Unfortunately, many articles about where to get chip-and-PIN cards in the U.S. make the mistake of thinking chip-and-signature cards are the same thing. They’re so not.
Because we’re going to Europe again soon, I hit up Bill Hardekopf of LowCards.com for a list of U.S. issuers that offer the real deal. The few organizations on this list have many members that travel overseas. And here they are:
Andrews Air Force Base Federal Credit Union. “You can join by becoming a member of the American Consumer Council which is open to all so essentially is open membership,” Hardekopf said. Membership is $5.
Pentagon Federal Credit Union. You can join this credit union is you’re a member of one of a host of associations. If you’re not already a member of one, you can join Voices for America’s Troops for $15.

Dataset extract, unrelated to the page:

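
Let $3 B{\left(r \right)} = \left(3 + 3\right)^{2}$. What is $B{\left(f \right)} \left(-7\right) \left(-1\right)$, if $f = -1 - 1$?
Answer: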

Or you can just wait, if you don’t have an overseas trip planned. True chip-and-PIN cards should be here by October 2015, when merchants without the terminals to process the cards and banks that have failed to issue them will have to pay for fraud. As Ron Lieber of the New York Times put it, “It’s an elaborate game of chicken, fitting for an industry where the major players spent years embroiled in a lawsuit.” Ultimately, though, more secure cards will benefit banks, merchants and consumers.